At some point, inevitably, various biomarker signatures relating to the breakdown of structural intracerebral proteins will be of value. That day has not yet come.
None of this prevents BrainBox + Abbott, however, from belaboring their GFAP + UCH-L1 product in the hopes of selling additional assays and incorporating its use into routine care.
In this study, the authors revisit TRACK-TBI, the initial traumatic brain injury study run from 2014 to 2018. This time, they reanalyze the data to look at whether its discriminatory capacity is modified by blood alcohol levels.
The key table:
Not too shabby – but, such small numbers the confidence intervals are quite wide “significantly elevated BAL”. Then, what is the acceptable miss rate for an intracranial injury, after all? Is it ~1%? A debatable point, but within the realm of consideration. And, I think that’s the point of these sponsored authors pushing these data out in a new publication.

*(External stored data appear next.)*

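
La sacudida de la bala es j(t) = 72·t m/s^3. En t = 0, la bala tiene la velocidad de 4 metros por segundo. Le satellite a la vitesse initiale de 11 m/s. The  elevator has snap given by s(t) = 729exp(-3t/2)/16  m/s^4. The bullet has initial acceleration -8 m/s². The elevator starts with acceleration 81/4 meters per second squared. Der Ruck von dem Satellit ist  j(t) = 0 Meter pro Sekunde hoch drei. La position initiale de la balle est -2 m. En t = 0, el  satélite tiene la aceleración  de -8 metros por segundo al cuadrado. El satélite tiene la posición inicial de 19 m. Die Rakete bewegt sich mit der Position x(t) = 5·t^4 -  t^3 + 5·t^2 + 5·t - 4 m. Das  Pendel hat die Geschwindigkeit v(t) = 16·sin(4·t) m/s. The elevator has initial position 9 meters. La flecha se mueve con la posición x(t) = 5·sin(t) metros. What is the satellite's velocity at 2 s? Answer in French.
Pour résoudre ceci, nous devons prendre 2 intégrales de notre équation du jerk j(t) = 0. En prenant ∫j(t)dt et en appliquant a(0) = -8, nous trouvons a(t) = -8. En intégrant l'accélération et en utilisant la condition initiale v(0) = 11, nous obtenons v(t) = 11 - 8·t. En utilisant v(t) = 11 - 8·t et en substituant t = 2, nous trouvons v = -5.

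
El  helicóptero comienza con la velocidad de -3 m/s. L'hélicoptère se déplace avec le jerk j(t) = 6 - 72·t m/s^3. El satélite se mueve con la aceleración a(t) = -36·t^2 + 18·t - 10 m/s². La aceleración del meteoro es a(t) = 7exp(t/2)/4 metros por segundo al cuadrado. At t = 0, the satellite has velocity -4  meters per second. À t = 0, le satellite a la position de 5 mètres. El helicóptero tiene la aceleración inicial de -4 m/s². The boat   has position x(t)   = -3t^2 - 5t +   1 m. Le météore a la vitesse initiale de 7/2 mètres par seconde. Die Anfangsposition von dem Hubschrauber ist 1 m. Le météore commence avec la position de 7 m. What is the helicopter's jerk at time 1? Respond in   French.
En utilisant j(t) = 6 - 72·t et en substituant t = 1, nous trouvons j = -66.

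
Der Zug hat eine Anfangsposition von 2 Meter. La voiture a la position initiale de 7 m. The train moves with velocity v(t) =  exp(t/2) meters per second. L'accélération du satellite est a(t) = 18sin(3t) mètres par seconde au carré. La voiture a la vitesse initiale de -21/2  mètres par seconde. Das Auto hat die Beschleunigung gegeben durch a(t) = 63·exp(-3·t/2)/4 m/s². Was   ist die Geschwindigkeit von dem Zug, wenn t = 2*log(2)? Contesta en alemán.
Aus der Gleichung für die Geschwindigkeit v(t) = exp(t/2), setzen wir t = 2*log(2) ein und erhalten v = 2.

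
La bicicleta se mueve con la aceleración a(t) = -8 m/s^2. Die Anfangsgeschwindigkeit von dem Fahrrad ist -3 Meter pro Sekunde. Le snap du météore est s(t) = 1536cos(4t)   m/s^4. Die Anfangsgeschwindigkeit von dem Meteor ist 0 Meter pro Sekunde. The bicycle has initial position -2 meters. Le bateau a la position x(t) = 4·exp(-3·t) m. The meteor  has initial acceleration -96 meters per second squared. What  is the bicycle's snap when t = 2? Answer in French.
En partant de l'accélération a(t) = -8, nous prenons 2 dérivées. En prenant d/dt de a(t), nous trouvons j(t) = 0. En dérivant le jerk, nous obtenons le snap: s(t) = 0. Nous avons le snap s(t) = 0. En substituant t = 2: s(2) = 0.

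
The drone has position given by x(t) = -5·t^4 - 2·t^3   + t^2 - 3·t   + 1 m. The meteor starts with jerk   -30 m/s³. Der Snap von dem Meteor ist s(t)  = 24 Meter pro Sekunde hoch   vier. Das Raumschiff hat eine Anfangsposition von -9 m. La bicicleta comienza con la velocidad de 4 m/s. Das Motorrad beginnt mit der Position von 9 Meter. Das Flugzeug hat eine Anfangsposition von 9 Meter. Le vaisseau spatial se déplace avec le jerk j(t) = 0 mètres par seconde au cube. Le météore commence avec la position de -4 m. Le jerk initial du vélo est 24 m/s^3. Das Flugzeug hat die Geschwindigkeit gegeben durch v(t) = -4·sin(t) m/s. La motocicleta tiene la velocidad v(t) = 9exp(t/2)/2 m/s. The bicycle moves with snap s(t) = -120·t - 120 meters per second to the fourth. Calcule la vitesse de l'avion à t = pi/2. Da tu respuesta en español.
Usando v(t) = -4·sin(t) y sustituyendo t = pi/2, encontramos v = -4.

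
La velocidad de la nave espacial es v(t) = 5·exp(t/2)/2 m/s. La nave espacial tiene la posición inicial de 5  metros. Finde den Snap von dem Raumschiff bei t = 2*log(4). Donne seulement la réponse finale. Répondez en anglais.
At t = 2*log(4), s = 5/4.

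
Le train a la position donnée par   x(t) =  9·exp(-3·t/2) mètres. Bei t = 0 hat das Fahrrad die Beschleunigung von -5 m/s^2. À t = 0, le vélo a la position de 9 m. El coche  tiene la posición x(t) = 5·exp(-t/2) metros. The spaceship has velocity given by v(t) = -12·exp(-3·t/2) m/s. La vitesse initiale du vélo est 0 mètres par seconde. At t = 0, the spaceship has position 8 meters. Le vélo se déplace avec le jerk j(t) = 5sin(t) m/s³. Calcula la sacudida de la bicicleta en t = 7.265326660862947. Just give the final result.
La respuesta es 4.15844123891937.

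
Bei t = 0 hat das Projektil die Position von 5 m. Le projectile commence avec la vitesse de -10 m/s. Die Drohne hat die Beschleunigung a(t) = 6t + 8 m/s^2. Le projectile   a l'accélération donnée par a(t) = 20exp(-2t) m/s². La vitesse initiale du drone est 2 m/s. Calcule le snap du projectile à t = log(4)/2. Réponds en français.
Pour résoudre ceci, nous devons prendre 2 dérivées de notre équation de l'accélération a(t) = 20·exp(-2·t). La dérivée de l'accélération donne le jerk: j(t) = -40·exp(-2·t). La dérivée du jerk donne le snap: s(t) = 80·exp(-2·t). De l'équation du snap s(t) = 80·exp(-2·t), nous substituons t = log(4)/2 pour obtenir s = 20.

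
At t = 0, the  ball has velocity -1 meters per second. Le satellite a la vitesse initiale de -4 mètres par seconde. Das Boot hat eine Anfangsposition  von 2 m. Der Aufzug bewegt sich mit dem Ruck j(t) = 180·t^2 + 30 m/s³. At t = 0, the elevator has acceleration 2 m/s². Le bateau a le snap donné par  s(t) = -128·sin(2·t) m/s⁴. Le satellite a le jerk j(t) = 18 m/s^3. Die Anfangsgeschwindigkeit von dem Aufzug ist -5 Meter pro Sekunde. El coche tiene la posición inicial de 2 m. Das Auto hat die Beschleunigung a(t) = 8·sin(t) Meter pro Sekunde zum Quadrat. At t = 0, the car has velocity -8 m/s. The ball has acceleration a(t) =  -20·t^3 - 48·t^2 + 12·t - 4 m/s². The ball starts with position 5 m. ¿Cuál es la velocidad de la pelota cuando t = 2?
Partiendo de la aceleración a(t) = -20·t^3 - 48·t^2 + 12·t - 4, tomamos 1 antiderivada. La antiderivada de la aceleración es la velocidad. Usando v(0) = -1, obtenemos v(t) = -5·t^4 - 16·t^3 + 6·t^2 - 4·t - 1. Usando v(t) = -5·t^4 - 16·t^3 + 6·t^2 - 4·t - 1 y sustituyendo t = 2, encontramos v = -193.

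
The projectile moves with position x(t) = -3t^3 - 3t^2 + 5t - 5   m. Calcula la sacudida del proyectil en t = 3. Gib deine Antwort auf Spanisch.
Partiendo de la posición x(t) = -3·t^3 - 3·t^2 + 5·t - 5, tomamos 3 derivadas. Derivando la posición, obtenemos la velocidad: v(t) = -9·t^2 - 6·t + 5. Tomando d/dt de v(t), encontramos a(t) = -18·t - 6. Derivando la aceleración, obtenemos la sacudida: j(t) = -18. De la ecuación de la sacudida j(t) = -18, sustituimos t = 3 para obtener j = -18.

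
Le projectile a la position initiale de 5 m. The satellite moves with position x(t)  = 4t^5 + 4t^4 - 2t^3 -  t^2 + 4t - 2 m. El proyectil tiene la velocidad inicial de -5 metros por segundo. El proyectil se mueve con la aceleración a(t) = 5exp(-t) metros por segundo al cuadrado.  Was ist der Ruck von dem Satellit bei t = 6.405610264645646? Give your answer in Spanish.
Debemos derivar nuestra ecuación de la posición x(t) = 4·t^5 + 4·t^4 - 2·t^3 - t^2 + 4·t - 2 3 veces. La derivada de la posición da la velocidad: v(t) = 20·t^4 + 16·t^3 - 6·t^2 - 2·t + 4. Tomando d/dt de v(t), encontramos a(t) = 80·t^3 + 48·t^2 - 12·t - 2. Tomando d/dt de a(t), encontramos j(t) = 240·t^2 + 96·t - 12. Usando j(t) = 240·t^2 + 96·t - 12 y sustituyendo t = 6.405610264645646, encontramos j = 10450.5808724141.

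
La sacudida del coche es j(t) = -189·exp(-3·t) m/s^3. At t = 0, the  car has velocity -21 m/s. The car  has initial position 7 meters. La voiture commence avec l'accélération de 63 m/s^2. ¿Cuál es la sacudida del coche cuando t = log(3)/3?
De la ecuación de la sacudida j(t) = -189·exp(-3·t), sustituimos t = log(3)/3 para obtener j = -63.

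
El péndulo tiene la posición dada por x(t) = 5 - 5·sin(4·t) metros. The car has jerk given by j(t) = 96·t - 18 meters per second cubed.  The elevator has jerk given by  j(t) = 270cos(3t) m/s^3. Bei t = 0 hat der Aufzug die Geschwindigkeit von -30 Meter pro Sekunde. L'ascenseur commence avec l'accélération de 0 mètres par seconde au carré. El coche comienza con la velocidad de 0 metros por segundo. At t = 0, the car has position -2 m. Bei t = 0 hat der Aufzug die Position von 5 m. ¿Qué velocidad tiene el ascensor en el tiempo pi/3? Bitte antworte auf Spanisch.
Debemos encontrar la integral de nuestra ecuación de la sacudida j(t) = 270·cos(3·t) 2 veces. La integral de la sacudida es la aceleración. Usando a(0) = 0, obtenemos a(t) = 90·sin(3·t). La antiderivada de la aceleración es la velocidad. Usando v(0) = -30, obtenemos v(t) = -30·cos(3·t). Tenemos la velocidad v(t) = -30·cos(3·t). Sustituyendo t = pi/3: v(pi/3) = 30.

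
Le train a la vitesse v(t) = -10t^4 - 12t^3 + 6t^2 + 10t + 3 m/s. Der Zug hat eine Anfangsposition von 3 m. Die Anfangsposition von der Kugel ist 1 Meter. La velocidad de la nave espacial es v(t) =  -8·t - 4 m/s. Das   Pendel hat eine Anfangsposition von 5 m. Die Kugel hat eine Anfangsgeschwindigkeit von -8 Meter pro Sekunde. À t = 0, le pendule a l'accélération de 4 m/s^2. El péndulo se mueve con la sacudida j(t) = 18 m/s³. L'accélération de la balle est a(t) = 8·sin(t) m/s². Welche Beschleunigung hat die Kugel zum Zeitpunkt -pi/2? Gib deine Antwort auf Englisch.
From the given acceleration equation a(t) = 8·sin(t), we substitute t = -pi/2 to get a = -8.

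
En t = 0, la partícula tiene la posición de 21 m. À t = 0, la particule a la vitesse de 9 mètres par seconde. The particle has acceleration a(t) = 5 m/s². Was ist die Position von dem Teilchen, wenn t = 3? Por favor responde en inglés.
We need to integrate our acceleration equation a(t) = 5 2 times. Finding the integral of a(t) and using v(0) = 9: v(t) = 5·t + 9. Taking ∫v(t)dt and applying x(0) = 21, we find x(t) = 5·t^2/2 + 9·t + 21. Using x(t) = 5·t^2/2 + 9·t + 21 and substituting t = 3, we find x = 141/2.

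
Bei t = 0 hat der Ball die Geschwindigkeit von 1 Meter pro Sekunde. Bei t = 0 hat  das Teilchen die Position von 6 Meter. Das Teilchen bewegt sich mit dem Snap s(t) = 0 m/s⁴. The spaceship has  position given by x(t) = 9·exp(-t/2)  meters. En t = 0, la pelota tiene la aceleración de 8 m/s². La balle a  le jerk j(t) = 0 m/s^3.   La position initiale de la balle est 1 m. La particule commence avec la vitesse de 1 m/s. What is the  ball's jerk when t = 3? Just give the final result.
j(3) = 0.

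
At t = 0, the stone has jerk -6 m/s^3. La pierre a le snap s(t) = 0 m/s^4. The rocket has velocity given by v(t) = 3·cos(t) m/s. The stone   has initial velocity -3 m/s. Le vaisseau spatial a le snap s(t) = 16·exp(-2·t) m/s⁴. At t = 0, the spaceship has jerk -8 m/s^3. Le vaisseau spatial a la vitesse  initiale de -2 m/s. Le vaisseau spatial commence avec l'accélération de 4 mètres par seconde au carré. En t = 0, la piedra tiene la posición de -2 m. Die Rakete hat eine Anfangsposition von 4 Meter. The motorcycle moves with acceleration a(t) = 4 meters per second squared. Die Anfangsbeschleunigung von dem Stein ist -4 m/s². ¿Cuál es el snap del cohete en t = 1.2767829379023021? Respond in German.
Wir müssen unsere Gleichung für die Geschwindigkeit v(t) = 3·cos(t) 3-mal ableiten. Durch Ableiten von der Geschwindigkeit erhalten wir die Beschleunigung: a(t) = -3·sin(t). Die Ableitung von der Beschleunigung ergibt den Ruck: j(t) = -3·cos(t). Die Ableitung von dem Ruck ergibt den Snap: s(t) = 3·sin(t). Wir haben den Snap s(t) = 3·sin(t). Durch Einsetzen von t = 1.2767829379023021: s(1.2767829379023021) = 2.87126557129111.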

However, TRACK-TBI is not ALERT-TBI. TRACK-TBI measured these biomarkers >9 hours from injury and sent frozen samples off to a central laboratory for analysis. ALERT-TBI implements these biomarkers in a practical fashion on the Abbott iStat device — and, to refresh your memory, sensitivity in ALERT-TBI was only 95.8% (95% confidence interval [CI] = 0.906 to 0.982). No should be signing up for an assay that misses ~1 in 20 intracranial hemorrhages – especially with its utterly dismal specificity.
Eventually, someone will get it right and the reality will live up to the promise – but that day is not today.